In 2010, Presses de l'Université du Québec published his autobiography translated in French, Je veux que les Inuit soient libres de nouveau (I want Inuit to be free again). The autobiography was later re-released as a bilingual version in French and Inuktitut in 2020.

==Name==
The name Qumaq was originally an Inuit mononym. In 1917, he was baptized and given the Christian name Taamusi (Thomas). Qumaq eventually became registered as his family name.

==Early life==
Qumaq was born on Niqsiturlik island near Port Harrison sometime in January 1914 to his nomadic parents. The family travelled by dog sled between Great Whale River and Povungnituk and hunted game such as walrus, seal, and fish. Qumaq's family also collected fox pelts to trade for European supplies at trading posts near Port-Harrison and Povungnituk. In 1920, his mother participated in the filming of Nanook of the North.

His father died in a boating accident when Qumaq was 13 years old. Without this teaching figure, Qumaq had to rely on other Inuit families to learn how to hunt and construct an igloo. He settled in 1931 in Povungnituk with his siblings and mother.

==Adult life==
In 1937, he married Maina Milurtuq. Over the next few years, there were few animals and starvation abounded in his community, which was exacerbated by the concomitant closing of trading posts, the drop in value of fox pelts and the decrease in availability of commodities due to World War II. However, Qumaq was able to sustain his family and elders with the help of other hunters. Mail was flown in from Moose Factory to Port-Harrison, and Qumaq was responsible from ferrying all the mail to Povungnituk, Akulivik, Ivujivik, and Saglouc on a single dog sled. He would bring the mail to Povungnituk, after which it was picked up by another courier to be transported farther north.

Following the relocation of Inuit near Akulivik and Povungnituk to Povungnituk proper in 1952, and the establishment of social welfare, Qumaq began to work at the new Hudson's Bay Company store for $150 per month. He travelled with members of the Hudson's Bay Company in 1958 to establish a general goods store to the north of Churchill, Manitoba, but instead landed in Rankin Inlet due to bad weather, where he lived for two years.

1958 was also the beginning of prefab wooden houses in Povungnituk. Previously, Inuit lived in igloos during the winter and tents during the summer. Upon his return to Povungnituk, Qumaq constructed his house in 1960 and never built another igloo.

==Political life==
In 1961, an administrator of the department of Indian Affairs and Northern Development Canada mandated that a village council be elected. Nobody campaigned for the position and no names were pre-written on the ballot. To his own surprise, Qumaq was elected as head of the village council.

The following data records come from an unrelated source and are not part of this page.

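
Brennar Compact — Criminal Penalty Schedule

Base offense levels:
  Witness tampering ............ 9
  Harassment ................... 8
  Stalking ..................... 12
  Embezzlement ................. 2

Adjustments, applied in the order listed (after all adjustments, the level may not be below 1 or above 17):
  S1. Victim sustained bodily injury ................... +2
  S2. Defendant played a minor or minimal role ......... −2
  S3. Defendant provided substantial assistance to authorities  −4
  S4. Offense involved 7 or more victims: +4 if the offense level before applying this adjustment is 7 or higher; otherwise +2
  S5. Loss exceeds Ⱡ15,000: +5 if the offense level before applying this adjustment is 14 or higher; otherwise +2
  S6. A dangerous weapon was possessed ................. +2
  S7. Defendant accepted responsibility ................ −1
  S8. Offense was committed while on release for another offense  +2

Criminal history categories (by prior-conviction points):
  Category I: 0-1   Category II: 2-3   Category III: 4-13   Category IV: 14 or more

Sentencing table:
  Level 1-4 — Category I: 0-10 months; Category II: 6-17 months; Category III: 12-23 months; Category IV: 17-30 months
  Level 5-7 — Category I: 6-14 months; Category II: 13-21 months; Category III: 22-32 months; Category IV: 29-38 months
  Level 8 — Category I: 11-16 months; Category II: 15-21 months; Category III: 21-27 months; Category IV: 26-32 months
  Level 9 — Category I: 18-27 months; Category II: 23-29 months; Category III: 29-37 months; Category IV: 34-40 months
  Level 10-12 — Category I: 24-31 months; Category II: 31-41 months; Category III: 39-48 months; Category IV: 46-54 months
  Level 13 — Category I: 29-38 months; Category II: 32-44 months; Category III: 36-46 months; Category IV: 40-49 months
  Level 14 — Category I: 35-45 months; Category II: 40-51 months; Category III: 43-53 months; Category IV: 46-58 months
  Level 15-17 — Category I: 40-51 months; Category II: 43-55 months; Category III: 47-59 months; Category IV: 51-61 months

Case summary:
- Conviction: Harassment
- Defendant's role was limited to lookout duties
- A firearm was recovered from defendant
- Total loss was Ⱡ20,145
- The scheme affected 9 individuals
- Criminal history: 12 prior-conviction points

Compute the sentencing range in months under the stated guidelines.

Base offense level for harassment: 8.
S1 does not apply.
S2 applies: 8 − 2 = 6.
S4 applies (level before this adjustment is 6 < 7, so +2): 6 + 2 = 8.
S5 applies (level before this adjustment is 8 < 14, so +2): 8 + 2 = 10.
S6 applies: 10 + 2 = 12.
S7 does not apply.
Final offense level: 12.
Criminal history: 12 prior points → Category III (4-13).
Level 12 falls in the 10-12 band.
Grid: Level 10-12 × Category III = 39-48 months.

39-48 months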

He lobbied against the federal residential school that was established in 1958, eventually replacing it in 1969 by public vote 89 to 9 with a school run by the Quebec government where Inuktitut and Inuit culture would be taught, in addition to the primary topics in English or French.

He also supported the new Inuit co-operative general store founded in 1963, which would eventually become a federation of co-operatives across Nunavik in 1966. The co-operatives made money by selling soapstone carvings in the south and by selling commodities to the local Inuit.

Qumaq and representatives from all the other villages in Nunavik met with René Lévesque in Fort Chimo in 1964, where they discussed Inuit autonomy and place in Quebec society.

He oversaw the construction of houses to ensure everyone had a permanent residence to stay. In his life he witnessed the gradual appearance of motor boats, skidoos, and alcohol in the community.